Hard Day for the Trashpickers
Pass my Trash Pile By
I'm cleaning out a bunch of books I had in storage. The carpenter ants got to a lot of them and chewed them up to the point where they have to be thrown out.
I had no idea carpenter ants ate books. I thought they were harmless. By the good Lord's grace, most of the books I actually cared about were spared.
There are trashpickers in this neighborhood, and whenever I put stuff on the pile, they come out and root through it. Shameless peasants. It's annoying, because they leave stuff strewn all over the pile. And what if I make a mistake and leave something in the box that could be used for identity theft? Or what if I want to throw something out that's none of the trashpickers' damn business?
Sometimes just to be a jerk, I have poured dishwashing liquid inside a box or junk before taping it up and throwing it out. But I quit because I realized there was no way to teach all the trashpickers a lesson. I'd annoy one of them at a time, but as a group, they would learn nothing.

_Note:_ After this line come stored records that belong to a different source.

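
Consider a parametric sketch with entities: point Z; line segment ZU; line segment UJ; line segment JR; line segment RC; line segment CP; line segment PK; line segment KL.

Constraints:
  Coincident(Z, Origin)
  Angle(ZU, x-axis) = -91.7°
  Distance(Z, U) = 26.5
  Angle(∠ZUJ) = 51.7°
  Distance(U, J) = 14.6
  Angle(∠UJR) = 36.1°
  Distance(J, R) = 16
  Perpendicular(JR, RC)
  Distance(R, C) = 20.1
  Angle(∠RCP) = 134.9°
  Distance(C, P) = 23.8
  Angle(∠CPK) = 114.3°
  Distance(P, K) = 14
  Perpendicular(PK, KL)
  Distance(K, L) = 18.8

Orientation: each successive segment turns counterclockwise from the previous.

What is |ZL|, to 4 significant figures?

36.94

Z is at the origin; ZU runs at -91.7° with length 26.5, so U = (-0.7862, -26.49). ∠ZUJ = 51.7° gives UJ at 36.60° from the x-axis; with |UJ| = 14.6, J = (10.93, -17.78). ∠UJR = 36.1° gives JR at -179.5° from the x-axis; with |JR| = 16.0, R = (-5.064, -17.92). JR is perpendicular to RC, so RC runs at -89.50°; with |RC| = 20.1, C = (-4.889, -38.02). ∠RCP = 134.9° gives CP at -44.40° from the x-axis; with |CP| = 23.8, P = (12.12, -54.67). ∠CPK = 114.3° gives PK at 21.30° from the x-axis; with |PK| = 14.0, K = (25.16, -49.59). PK ⟂ KL, so KL runs at 111.3°; with |KL| = 18.8, L = (18.33, -32.07). Then |ZL| = |L − Z| = 36.94.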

I think today will be a bad day for them. They'll be looking for dishes and tools and so on, and instead they'll get Mathematical Methods of Physics, by Walker and Mathews. And Quantum Mechanics, by Claude Cohen-Tannoudji and company. And a couple of VAX manuals. And a whole bunch of Dover books on Fourier series and numerical methods and so on. If they had the brains to understand any of that stuff, they wouldn't be digging in other people's trash.

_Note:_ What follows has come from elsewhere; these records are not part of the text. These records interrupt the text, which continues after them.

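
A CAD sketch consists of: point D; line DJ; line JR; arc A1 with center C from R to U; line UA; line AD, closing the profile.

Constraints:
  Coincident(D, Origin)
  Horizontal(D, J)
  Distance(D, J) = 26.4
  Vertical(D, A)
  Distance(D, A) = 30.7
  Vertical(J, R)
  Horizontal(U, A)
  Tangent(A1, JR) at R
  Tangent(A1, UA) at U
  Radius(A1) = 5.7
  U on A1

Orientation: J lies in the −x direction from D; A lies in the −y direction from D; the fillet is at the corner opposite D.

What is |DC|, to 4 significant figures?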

I can't believe how much textbooks cost now. No wonder academics are all liberal. Liberals want to spend more money on education, and academics are greedy bastards who want more money. You can't tell me a copy of Mathematical Methods of Physics I bought for fifty-five bucks should cost over a hundred today. But it does. And the Cohen-Tannoudji set I had to toss goes for almost $200.
I'll miss the books that got eaten, but the truth is, I would never have used them again.

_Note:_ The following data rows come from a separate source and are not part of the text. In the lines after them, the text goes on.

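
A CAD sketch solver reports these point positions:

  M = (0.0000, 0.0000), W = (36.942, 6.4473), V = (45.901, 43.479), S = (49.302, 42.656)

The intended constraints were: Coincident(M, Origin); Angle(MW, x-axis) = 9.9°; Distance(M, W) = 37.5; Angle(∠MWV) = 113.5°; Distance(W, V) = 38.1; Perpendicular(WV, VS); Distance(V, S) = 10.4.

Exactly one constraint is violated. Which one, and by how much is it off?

Distance(V, S) = 10.4 — off by 6.90.

M = (0.00, 0.00) ✓; MW at 9.900° ✓; |MW| = 37.50 ✓; ∠MWV = 113.5° ✓; |WV| = 38.10 ✓; ∠(WV, VS) = 90.00° ✓; |VS| = 3.499 ✗.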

The ants like some books more than others, maybe because the glue tastes better. I didn't save a single one of my Problem Solvers editions.
Here's a lesson. If you have to store books, wrap them in plastic and keep humidity away from them. If you can't do that, you're screwed. Believe me, I know.
It's funny, after ten years, my physics and math books still have sentimental value to me. But I threw my law books out and didn't feel a twinge of regret. I guess that's because I'm much prouder of my physics degree than my law degree. Any boob can be a lawyer. You have to be smart to be a top-flight lawyer, but you can be a dumbass and still get rich.